I swallowed hard. “You need to leave.”

“What about us?”

“I’ve had bigger and much better dick since you.”

“Liar.” His hand cupped my cheek. “I know you, Dee. We were married for nine years.”

“Kevin—”

He kissed me.

My hands came up instantly, shoving hard against his chest, but his grip tightened on my arms. I twisted my face away, breaking contact.

The door swung open. “Mom, do you have…”

Tia stopped dead in the doorway. Her eyes went wide, her mouth slackened, and her expression crumpled before smoothing into nothing.

For a fraction of a second, nobody moved. Nobody breathed.

“Baby, I know what this looks like, but—” I began, finally shoving Kevin back hard enough that he stumbled.

But she was gone, the door clicking shut behind her.

I rounded on Kevin, fury replacing the nausea that had plagued me all day. “Get. Out.”

He had the decency to look ashamed. “I shouldn’t have—”
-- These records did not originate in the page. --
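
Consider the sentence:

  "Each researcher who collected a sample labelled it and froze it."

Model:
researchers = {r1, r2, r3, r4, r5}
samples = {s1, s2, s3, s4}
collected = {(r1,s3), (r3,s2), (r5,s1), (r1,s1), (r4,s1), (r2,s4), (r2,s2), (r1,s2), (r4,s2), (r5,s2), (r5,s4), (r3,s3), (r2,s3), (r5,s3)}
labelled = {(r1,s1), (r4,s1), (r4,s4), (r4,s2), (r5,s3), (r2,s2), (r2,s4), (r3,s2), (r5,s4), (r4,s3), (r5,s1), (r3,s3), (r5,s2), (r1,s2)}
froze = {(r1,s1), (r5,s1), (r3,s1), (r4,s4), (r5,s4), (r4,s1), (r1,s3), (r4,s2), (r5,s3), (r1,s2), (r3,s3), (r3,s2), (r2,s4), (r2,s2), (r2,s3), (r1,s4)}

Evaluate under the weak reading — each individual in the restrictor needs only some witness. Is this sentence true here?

"it" takes "a sample" as antecedent — a donkey pronoun bound across the clause boundary.
Weak reading: every researcher r with some collected-sample has at least one collected-sample s such that labelled(r,s) ∧ froze(r,s).
Per researcher: r1:✓  r2:✓  r3:✓  r4:✓  r5:✓
Every researcher in the restrictor has a witness.

True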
“No, you shouldn’t have.” I moved to the door, yanking it open. “Go back to your family. And don’t ever put your hands on me again.”

“Dee, I’m sorry.”

“Out.”

He left without another word.

I stood there, hand pressed to my churning stomach, trying to decide which crisis to handle first. The nausea threatened to overwhelm me, but the look on Tia’s face had been heart-wrenching.

I had to find her. Hurrying upstairs, I found her in my bathroom, standing motionless with a bottle in her hand.

“Baby—”

She turned slowly, her face completely blank. “Why do you have prenatal vitamins?”

There was no point in lying to her. “Because I’m pregnant.”

Nothing. No reaction. She just stared at me with empty eyes.

“Tia? Sweetheart, did you hear me?”

“I heard you.” Her voice was flat and emotionless. “Do you have pain meds?”

“What?”

“Pain meds. For my headache. Do you have any?”

“Tia, we need to talk about—”

“Do you have pain meds or not?”

I reached into the bottom of the medicine cabinet and pulled out a new bottle. She took it without looking at me, shook out two pills, and swallowed them dry.

“Tia, please. Talk to me.”

“Aggelé mou?” Santo’s voice came from the hallway. “Where are you?”

She walked past me as if I wasn’t there. Santo stood in the doorway, concern creasing his handsome face as he looked between us.

“I want to go back to Greece. Tonight.”

“Tonight? Aggelé mou…”

“Tonight, Chrys. Please.”

He looked at me, confusion and worry in his dark eyes. I couldn’t speak. Couldn’t move. Could only watch as my daughter walked away from me with her fiancé following behind, asking questions she wouldn’t answer.